Aquellos que han llegado a un acuerdo con la crisis en la Iglesia ocasionalmente plantearán la pregunta: “¿Por qué podemos ver lo que está pasando cuando otros no pueden?” “¿Por qué parece que Dios solo nos muestra esto a unos pocos de nosotros?” “¿Podría ser que sea por lo que le dijo a Caín?” “Si lo haces bien, ¿no recibirás?”

Alguien me escribió recientemente sobre el nivel de negación entre los compañeros católicos sobre lo que está sucediendo en la Iglesia: "Es solo asistir a la misa en latín"- dijo -"lo que ha permitido que se me caigan las vendas de los ojos".

No es demasiado tarde. No se pierdan, compañeros católicos. Que no te engañen. La buena liturgia, y con eso me refiero a una liturgia santa, reverente y temerosa de Dios, cambiará tu vida, incluso si tienes que hacer sacrificios difíciles para tenerla. ¿Hay algo más importante para ti que tu salvación o la de tus hijos? Si no tienes una buena misa a la que asistir, ¡muévete! Si no puedes encontrar una misa en latín tradicional, gira hacia el este, que ha sido ignorado en gran medida por los demolicionistas.

Los saboteadores tenían un solo tiro, por lo que golpearon la única forma de liturgia que afectaría al mayor número de católicos. Dieron todo lo que tenían, pero como Dios quería, no fue un golpe mortal. Dios todavía es verdaderamente adorado. Y estamos obligados por Su causa y nuestra salvación a unirnos a esa verdadera adoración. No más excusas.

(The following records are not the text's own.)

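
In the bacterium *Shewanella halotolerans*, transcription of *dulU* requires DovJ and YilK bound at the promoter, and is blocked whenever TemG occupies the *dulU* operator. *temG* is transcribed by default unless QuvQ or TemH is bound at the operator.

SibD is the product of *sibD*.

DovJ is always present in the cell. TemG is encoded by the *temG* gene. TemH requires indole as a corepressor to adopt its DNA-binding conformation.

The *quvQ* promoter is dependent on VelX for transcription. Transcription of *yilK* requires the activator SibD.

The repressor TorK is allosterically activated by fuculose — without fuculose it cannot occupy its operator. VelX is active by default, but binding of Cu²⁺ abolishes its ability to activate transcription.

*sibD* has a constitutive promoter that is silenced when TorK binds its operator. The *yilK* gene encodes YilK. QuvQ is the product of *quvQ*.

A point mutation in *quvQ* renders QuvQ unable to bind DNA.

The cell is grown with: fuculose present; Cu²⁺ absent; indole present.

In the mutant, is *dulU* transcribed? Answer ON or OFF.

QuvQ is non-functional in this strain, so it has no effect.
Indole is present, so TemH is active.
With repressor TemH bound, *temG* is not transcribed.
So TemG is not produced.
DovJ is produced constitutively and is active.
Fuculose is present, so TorK is active.
With repressor TorK bound, *sibD* is not transcribed.
So SibD is not produced.
Required activator SibD is absent, so *yilK* is not transcribed.
So YilK is not produced.
Required activator YilK is absent, so *dulU* is not transcribed.

OFF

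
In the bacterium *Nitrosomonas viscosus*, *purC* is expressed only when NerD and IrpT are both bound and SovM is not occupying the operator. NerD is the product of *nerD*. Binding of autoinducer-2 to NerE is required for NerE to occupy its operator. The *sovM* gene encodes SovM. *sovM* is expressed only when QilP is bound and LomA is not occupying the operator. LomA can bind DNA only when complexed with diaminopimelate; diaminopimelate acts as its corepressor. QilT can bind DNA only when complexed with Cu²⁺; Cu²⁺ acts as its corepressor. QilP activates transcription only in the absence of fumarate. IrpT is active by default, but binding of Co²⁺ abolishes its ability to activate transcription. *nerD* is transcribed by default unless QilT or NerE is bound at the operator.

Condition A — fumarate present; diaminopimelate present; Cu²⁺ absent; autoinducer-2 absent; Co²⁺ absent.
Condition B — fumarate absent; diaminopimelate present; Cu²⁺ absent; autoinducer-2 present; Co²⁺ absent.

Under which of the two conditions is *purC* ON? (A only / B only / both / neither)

Condition A:
Fumarate is present, so QilP is inactive.
Diaminopimelate is present, so LomA is active.
With repressor LomA bound, *sovM* is not transcribed.
So SovM is not produced.
Cu²⁺ is absent, so QilT is inactive.
Autoinducer-2 is absent, so NerE is inactive.
With no repressor bound, *nerD* is transcribed.
So NerD is produced and active.
Co²⁺ is absent, so IrpT is active.
No repressor is bound and NerD and IrpT are active, so *purC* is transcribed.
→ *purC* is ON in A.
Condition B:
Fumarate is absent, so QilP is active.
Diaminopimelate is present, so LomA is active.
With repressor LomA bound, *sovM* is not transcribed.
So SovM is not produced.
Cu²⁺ is absent, so QilT is inactive.
Autoinducer-2 is present, so NerE is active.
With repressor NerE bound, *nerD* is not transcribed.
So NerD is not produced.
Co²⁺ is absent, so IrpT is active.
Required activator NerD is absent, so *purC* is not transcribed.
→ *purC* is OFF in B.

A only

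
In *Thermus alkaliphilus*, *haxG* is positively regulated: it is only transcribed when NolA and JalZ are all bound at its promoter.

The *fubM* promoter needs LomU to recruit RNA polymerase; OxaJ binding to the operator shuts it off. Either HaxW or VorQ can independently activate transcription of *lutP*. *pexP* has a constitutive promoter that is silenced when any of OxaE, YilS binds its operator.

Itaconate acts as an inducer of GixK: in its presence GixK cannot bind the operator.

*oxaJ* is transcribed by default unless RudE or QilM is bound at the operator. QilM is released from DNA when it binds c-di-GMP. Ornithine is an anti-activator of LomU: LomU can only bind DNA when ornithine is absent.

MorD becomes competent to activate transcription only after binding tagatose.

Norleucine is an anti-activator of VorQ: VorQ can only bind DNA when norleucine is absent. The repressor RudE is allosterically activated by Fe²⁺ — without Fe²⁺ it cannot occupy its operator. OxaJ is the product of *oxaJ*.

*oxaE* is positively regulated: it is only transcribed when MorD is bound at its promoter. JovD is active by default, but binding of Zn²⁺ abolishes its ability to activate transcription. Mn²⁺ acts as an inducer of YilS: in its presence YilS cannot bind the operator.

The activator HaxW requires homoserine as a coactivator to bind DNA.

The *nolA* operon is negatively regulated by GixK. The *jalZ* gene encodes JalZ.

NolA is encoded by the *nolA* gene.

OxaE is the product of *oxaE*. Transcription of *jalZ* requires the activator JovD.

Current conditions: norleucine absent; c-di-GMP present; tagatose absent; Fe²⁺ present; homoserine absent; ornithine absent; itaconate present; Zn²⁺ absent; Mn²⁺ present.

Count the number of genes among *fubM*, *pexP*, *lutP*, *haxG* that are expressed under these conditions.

4

Fe²⁺ is present, so RudE is active.
c-di-GMP is present, so QilM is inactive.
With repressor RudE bound, *oxaJ* is not transcribed.
So OxaJ is not produced.
Ornithine is absent, so LomU is active.
No repressor is bound and LomU is active, so *fubM* is transcribed.
→ *fubM* is ON.
Tagatose is absent, so MorD is inactive.
Required activator MorD is absent, so *oxaE* is not transcribed.
So OxaE is not produced.
Mn²⁺ is present, so YilS is inactive.
With no repressor bound, *pexP* is transcribed.
→ *pexP* is ON.
Homoserine is absent, so HaxW is inactive.
Norleucine is absent, so VorQ is active.
Activator VorQ is present, so *lutP* is transcribed.
→ *lutP* is ON.
Itaconate is present, so GixK is inactive.
With no repressor bound, *nolA* is transcribed.
So NolA is produced and active.
Zn²⁺ is absent, so JovD is active.
No repressor is bound and JovD is active, so *jalZ* is transcribed.
So JalZ is produced and active.
No repressor is bound and NolA and JalZ are active, so *haxG* is transcribed.
→ *haxG* is ON.
4 of the 4 genes are transcribed.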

Si bien es cierto que la buena liturgia por sí sola nunca será una panacea, no hay nada más poderoso que puedas hacer por tu fe, por tu comprensión de lo que está sucediendo en el mundo, por el bien de tu alma y la de tus seres queridos, debes dejar, sin demora, de asistir a una liturgia que fue diseñada para separarte del Sacrificio mismo que se supone debe conmemorar. No se puede beber agua envenenada sin tener efectos nocivos, no importa qué tan sediento estés o cuán resistente seas. Eso no te nutre; te enflaquece.


El nuevo paradigma se está derrumbando sobre sí mismo incluso ahora. Será abandonado en nuestras vidas, una cáscara de lo que una vez fue, o de lo contrario será irreconocible para cualquiera que tenga fe, ya que se convierte, como las iglesias arrianas del siglo IV, en el dominio exclusivo de los enemigos de Nuestro Señor.

La liturgia es la clave para nuestra comprensión completa de lo que enfrentamos, quiénes somos y qué debemos hacer. Es posible que no haya otra forma de capear lo que se avecina. Más importante aún, es nuestra interacción más esencial con Dios. Tenemos el deber de encontrar un lugar donde el sacerdote y el pueblo adoren a Dios de una manera que sea apropiada y agradable para Él. Una vez que lo encuentres, huye hacia él. Aférrate a él. No te preocupes por las dificultades que debes soportar para lograr esto, porque Dios sabe estas cosas y te bendecirá.

Recuerda tu lugar en el universo. Sométete a Aquel que lo gobierna. Ámalo con todo tu corazón, mente y fuerzas, y adóralo como Él se merece. Es una decisión de la que nunca te arrepentirás.